During the examination, the doctor will notice swelling in the back of the knee. Magnetic resonance
imaging is a suitable diagnostic imaging method  because Baker’s cysts are often a secondary manifestation of another knee disease and NMR is the only form of examination that can provide a detailed picture of the remaining structures of the knee joint . The differential diagnosis must consider the possibility of a tumor. An ultrasound scan shows the size of the cyst, but does not show any damage inside the knee joint.

What can you do? Which therapy is suitable?
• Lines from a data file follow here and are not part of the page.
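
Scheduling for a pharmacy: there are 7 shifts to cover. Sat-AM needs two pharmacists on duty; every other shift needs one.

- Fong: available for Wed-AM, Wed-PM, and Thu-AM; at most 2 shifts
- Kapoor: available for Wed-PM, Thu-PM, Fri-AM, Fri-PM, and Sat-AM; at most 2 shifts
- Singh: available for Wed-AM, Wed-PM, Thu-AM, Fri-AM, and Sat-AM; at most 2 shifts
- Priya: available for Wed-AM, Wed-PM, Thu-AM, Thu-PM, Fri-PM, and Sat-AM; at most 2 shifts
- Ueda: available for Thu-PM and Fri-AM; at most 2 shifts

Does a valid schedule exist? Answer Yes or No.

Yes

One valid schedule: Wed-AM→Fong, Wed-PM→Priya, Thu-AM→Fong, Thu-PM→Kapoor, Fri-AM→Singh, Fri-PM→Kapoor, Sat-AM→Singh+Priya.
Loads: Fong 2/2, Kapoor 2/2, Singh 2/2, Priya 2/2, Ueda 0/2 — all within limits.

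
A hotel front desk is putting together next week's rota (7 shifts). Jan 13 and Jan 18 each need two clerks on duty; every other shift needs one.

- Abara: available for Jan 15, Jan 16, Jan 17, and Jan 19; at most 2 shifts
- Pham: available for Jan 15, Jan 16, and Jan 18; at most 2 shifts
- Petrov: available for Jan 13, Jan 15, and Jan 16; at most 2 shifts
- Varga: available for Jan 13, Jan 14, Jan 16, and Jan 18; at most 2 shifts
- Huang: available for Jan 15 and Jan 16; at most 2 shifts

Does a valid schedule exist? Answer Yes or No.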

Most cysts will go away on their own over time, but there is no way to predict with certainty if and when this will happen.
Normally there is  no need to suck out the liquid  because new liquid would be formed in a very short time.
Children are expected to heal spontaneously, while adults can be treated with cortisone infiltration , but recurrence is possible if the causes of the cyst formation are not addressed.
Cortisone also has many side effects .

Instrumental physiotherapy (e.g. Tecar or magnetic therapy ) only makes sense in the case of arthrosis in the knee joint ; in the other cases, the primary cause of the knee inflammation must first be eliminated and, as a rule, the intervention of a doctor is necessary.

Kinesio taping for the back of the knee

It is used to drain the popliteal lymph nodes. Effect: draining. Shape: a fan-shaped strip. Length: 15-20cm. Attach the tape without stretching with the knee stretched out in the form of a fan in the hollow of the knee. Very effective when combined with the double fan at the front of the knee.

When is an operation necessary?

If the cyst ruptures , the knee becomes inflamed, as if after trauma, with pain, swelling, redness, and overheating.

A painful and large cyst can be surgically removed, but even in this case it can form again if the causes are not treated (e.g. meniscus injury).
Today, the cysts are removed using an open surgical technique; the procedure consists of an incision and complete removal of the cyst; then the capsule is sewn so that it does not give way in the future.

The first days after the operation, the RICE protocol is used, which includes immobilization, ice and elevation of the operated leg; the knee is put in a cast or immobilized with a splint for three days. Passive mobilization
is started cautiously as soon as possible , and the patient should begin active mobilization within one week after the procedure.

In the second week , the scar is mobilized to avoid the formation of uncomfortable scar adhesions that impede movement.
When walking, crutches such as crutches are used at first and then gradually abandoned as the pain subsides.